Hope or cope? The dilemma of stockpiling draft picks and cap space

Published October 1, 2021, 1:30 PMMiguel Flores

Several NBA teams' concept of success is to hoard draft picks and create cap space, making their fans optimistic about the future. But does that strategy really pay off?

Editor’s note: The opinions expressed here are the writer's own and do not necessarily reflect the views of NBA.com Philippines.

The Oklahoma City Thunder have 33 picks in the next six drafts. That's almost enough picks to form three teams. This was the Thunder's way of hitting the hard reset button on their franchise in the 2019 offseason, trading away then newly-extended Paul George and face of the franchise Russell Westbrook. When the Thunder got lucky with a revitalized effort from Chris Paul in 2020, they traded him away, too, for another set of picks.

Gutting a middling team for better draft position and picks isn't new in the NBA. You can call this tanking, but teams have tanked for much shorter periods. The Thunder effectively said that they have no plans of being a good NBA team for a while. Or at least not until they find a superstar. 

Oklahoma City is a great place, by all accounts, with its cheap steak and real estate but it’s not exactly a destination for NBA free-agent stars. Only Los Angeles, New York, Brooklyn, San Francisco, and Miami can claim to be free agent destinations. The other NBA teams need to get lucky in the draft to find their franchise player.

The Thunder, and to an extent the Houston Rockets, are putting all their chips in the draft. Accruing picks is like buying more tickets in a real-life lottery. Having a top pick is nice, but you can also find potential stars or long-time, productive NBA players in the draft. OKC is hoping to do just that. Though the Thunder have a lot of first-round picks in the upcoming drafts, most of them are heavily protected.

What makes the Thunder a fascinating case is their sheer determination to keep flipping every available asset they have for picks. After sitting Al Horford for much of the second half of last season, they traded him back to the Boston Celtics for a pick and Kemba Walker, whom they later bought out. In this year's NBA Draft with projected top 10 pick Alperen Sengun falling to 16th, they traded away that pick to the Rockets for two more future picks. They’ve also been so careful with their lone player with All-Star potential in Shai Gilgeous-Alexander that they shut him down early last season.

This might be the Thunder capitalizing on small-market NBA fans being conditioned to thinking that bottoming out is the only way to a championship. They are, after all, still run by Sam Presti. Kevin Durant is a generational talent, but the Thunder under Presti deserve all the credit for drafting Westbrook ahead of his much more lauded teammate Kevin Love in 2008, then taking James Harden with the third pick in 2009 when the hype for Ricky Rubio and Tyreke Evans was astronomical.

Still, if you’re a Thunder fan or a fan of any other team choosing this route, how do you sell yourself on this approach? How long can you keep looking at the top prospects every year and hoping they end up on your team?

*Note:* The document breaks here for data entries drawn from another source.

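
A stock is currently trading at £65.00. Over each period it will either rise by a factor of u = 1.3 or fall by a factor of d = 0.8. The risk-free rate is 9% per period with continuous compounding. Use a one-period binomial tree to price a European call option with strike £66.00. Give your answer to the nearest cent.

£9.95

Risk-neutral probability p = (e^0.09 − 0.8)/(1.3 − 0.8) = 0.2942/0.5000 = 0.5883
Terminal stock prices: S_u = 84.5, S_d = 52
Terminal payoffs (S − K): max(18.5, 0) = 18.5, max(-14, 0) = 0
Node 0 (S = 65): V_0 = e^(−0.09)·[0.5883·18.5000 + 0.4117·0.0000] = 9.9476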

The “Trust the Process” Philadelphia 76ers got an MVP frontrunner in Joel Embiid and an All-Star in Ben Simmons through their years of bottoming out. And yet, that process seems like it was cut one or two years too short as the Sixers have floated around as contenders but never titlists. The Sacramento Kings have had nothing but lottery picks since 2007 and yet they’re no closer to the playoffs now than they were 15 years ago.

It’s a lot like what happened with the Knicks in 2019. Kristaps Porzingis was the first All-Star the Knicks drafted since David Lee. But after a few disagreements on a contract extension, they traded him to the Dallas Mavericks for cap space (the best piece the Knicks got from the Mavericks was Dennis Smith Jr., who's currently on a training camp deal with the Portland Trail Blazers). 

Knicks fans were fed rumor after rumor of Kevin Durant and Kyrie Irving potentially wanting to set up shop at Madison Square Garden to revive the franchise. The Knicks were lucky to have picked up Julius Randle with the space they created. But being promised Durant and Kyrie then getting Randle is like asking for Nutella and getting Choc-Nut in return. It's pretty good, but it’s just not the same.

We’re at a point now where teams are almost asking fans to form emotional attachments to intangible assets like picks and cap space. For all the losing and time invested in your favorite, you end up with either a lot of hope or just a handful of cope. It's going to be interesting to see how the league deals with the Thunder in the future, if it gets as bad as the Sixers in full “Trust the Process” mode. For now, it might be best not to get too attached to the full Thunder lineup.